- Associated Press - Sunday, February 6, 2011

ARLINGTON, TEXAS (AP) - It’s made for TV. It’s packed with personalities, sex appeal and wall-to-wall violence. It’s the National Football League.

By far, football is America’s favorite sport. Yet despite that, when they turn out the lights after Sunday’s Super Bowl between the Green Bay Packers and Pittsburgh Steelers, the party could be over.

A labor war that pits rich athletes against richer owners could shut down the game for who knows how long.

The collective bargaining agreement that led to unprecedented success for the NFL expires at the end of the day on March 3, and barring an agreement before then, owners are threatening to lock out players.

They are pondering the unthinkable: The first play stoppage since 1987. The shutdown of the only form of entertainment that, as the sky-high TV ratings this year have shown, consistently brings people together in a tweeting, texting, TiVo-ing country where viewing habits get more fragmented by the day.
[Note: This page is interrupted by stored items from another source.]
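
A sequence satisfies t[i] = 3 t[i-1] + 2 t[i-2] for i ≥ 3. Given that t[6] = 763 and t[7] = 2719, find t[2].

1

Rearranging, t[i-2] = (t[i] - 3 t[i-1]) / 2.
t[5] = (2719 - 3(763)) / 2 = 430/2 = 215
t[4] = (763 - 3(215)) / 2 = 118/2 = 59
t[3] = (215 - 3(59)) / 2 = 38/2 = 19
t[2] = (59 - 3(19)) / 2 = 2/2 = 1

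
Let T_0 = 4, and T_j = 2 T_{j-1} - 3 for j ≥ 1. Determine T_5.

T_1 = 2·4 - 3 = 5
T_2 = 2·5 - 3 = 7
T_3 = 2·7 - 3 = 11
T_4 = 2·11 - 3 = 19
T_5 = 2·19 - 3 = 35

35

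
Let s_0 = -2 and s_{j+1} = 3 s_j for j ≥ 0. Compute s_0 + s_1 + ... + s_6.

-2186

s_1 = 3*(-2) = -6
s_2 = 3*(-6) = -18
s_3 = 3*(-18) = -54
s_4 = 3*(-54) = -162
s_5 = 3*(-162) = -486
s_6 = 3*(-486) = -1458
Sum = (-2) + (-6) + (-18) + (-54) + (-162) + (-486) + (-1458) = -2186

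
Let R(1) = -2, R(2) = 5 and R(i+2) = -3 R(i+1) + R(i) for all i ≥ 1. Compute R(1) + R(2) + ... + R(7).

R(3) = -3*5 + (-2) = -17
R(4) = -3*(-17) + 5 = 56
R(5) = -3*56 + (-17) = -185
R(6) = -3*(-185) + 56 = 611
R(7) = -3*611 + (-185) = -2018
Sum = (-2) + 5 + (-17) + 56 + (-185) + 611 + (-2018) = -1550

-1550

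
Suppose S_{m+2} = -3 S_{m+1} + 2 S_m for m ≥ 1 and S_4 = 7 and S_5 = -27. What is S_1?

-3

Rearranging, S_{m-2} = (S_m + 3 S_{m-1}) / 2.
S_3 = (-27 + 3*7) / 2 = -6/2 = -3
S_2 = (7 + 3*(-3)) / 2 = -2/2 = -1
S_1 = (-3 + 3*(-1)) / 2 = -6/2 = -3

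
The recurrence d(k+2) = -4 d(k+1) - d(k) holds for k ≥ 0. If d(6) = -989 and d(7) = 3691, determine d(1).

1

Rearranging, d(k-2) = -(d(k) + 4 d(k-1)).
d(5) = -(3691 + 4(-989)) = 265
d(4) = -(-989 + 4(265)) = -71
d(3) = -(265 + 4(-71)) = 19
d(2) = -(-71 + 4(19)) = -5
d(1) = -(19 + 4(-5)) = 1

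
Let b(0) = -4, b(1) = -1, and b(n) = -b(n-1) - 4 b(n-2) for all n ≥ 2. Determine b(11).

b(2) = -(-1) - 4*(-4) = 17
b(3) = -17 - 4*(-1) = -13
b(4) = -(-13) - 4*17 = -55
b(5) = -(-55) - 4*(-13) = 107
b(6) = -107 - 4*(-55) = 113
b(7) = -113 - 4*107 = -541
b(8) = -(-541) - 4*113 = 89
b(9) = -89 - 4*(-541) = 2075
b(10) = -2075 - 4*89 = -2431
b(11) = -(-2431) - 4*2075 = -5869

-5869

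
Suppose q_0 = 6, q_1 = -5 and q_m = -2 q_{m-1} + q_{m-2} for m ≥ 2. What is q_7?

q_2 = -2·(-5) + 6 = 16
q_3 = -2·16 + (-5) = -37
q_4 = -2·(-37) + 16 = 90
q_5 = -2·90 + (-37) = -217
q_6 = -2·(-217) + 90 = 524
q_7 = -2·524 + (-217) = -1265

-1265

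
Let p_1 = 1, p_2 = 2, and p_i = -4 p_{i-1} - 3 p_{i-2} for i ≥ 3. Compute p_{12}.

p_3 = -4(2) - 3(1) = -11
p_4 = -4(-11) - 3(2) = 38
p_5 = -4(38) - 3(-11) = -119
p_6 = -4(-119) - 3(38) = 362
p_7 = -4(362) - 3(-119) = -1091
p_8 = -4(-1091) - 3(362) = 3278
p_9 = -4(3278) - 3(-1091) = -9839
p_{10} = -4(-9839) - 3(3278) = 29522
p_{11} = -4(29522) - 3(-9839) = -88571
p_{12} = -4(-88571) - 3(29522) = 265718

265718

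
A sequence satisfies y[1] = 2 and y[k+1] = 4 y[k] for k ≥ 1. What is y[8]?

32768

y[2] = 4·2 = 8
y[3] = 4·8 = 32
y[4] = 4·32 = 128
y[5] = 4·128 = 512
y[6] = 4·512 = 2048
y[7] = 4·2048 = 8192
y[8] = 4·8192 = 32768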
“For a sport at the height of its popularity to self-destruct by lacking the will and creativity to solve economic problems would be the height of folly,” agent Leigh Steinberg said. “Who wants to be the person to kill this golden goose?”

To hear the two sides tell it, they’re trying to make it better, not kill it. But they are far apart on how to get that done.

Owners say it’s time to pocket more money for a league that hasn’t started a stadium project in more than five years. They want a bigger slice of the roughly $9 billion in revenue, a rookie wage scale and to increase the regular season by two games to 18.

The players think those two extra games will cause an exponential rise in injuries and don’t want to give back any percentage of the revenue pool, a massive slice of which comes from the networks, which combine to pay around $4 billion a year to televise the NFL.

In the kind of theater that only the NFL could provide, Cincinnati receiver Chad Ochocinco stood up among the journalists at Commissioner Roger Goodell’s annual news conference Friday to ask the question on every football fan’s mind.

“Do you know how far away we are from getting a deal realistically done?” Ochocinco said.

Goodell said both sides are preparing for any outcome, but “the commitment on behalf of ownership is to get an agreement.”

He reiterated that Sunday in an interview on Fox, saying a negotiating session between the owners and players the day before was “beneficial.”

“My focus is on the next three or four weeks,” Goodell said. “I’ve often said, our agreement expires on March 4th. We have to use that period of time to reach an agreement that’s fair for the players, fair for the clubs, and allows our great game to grow for our fans.”

Not doing so could stop the show after one of the most riveting seasons anyone can remember.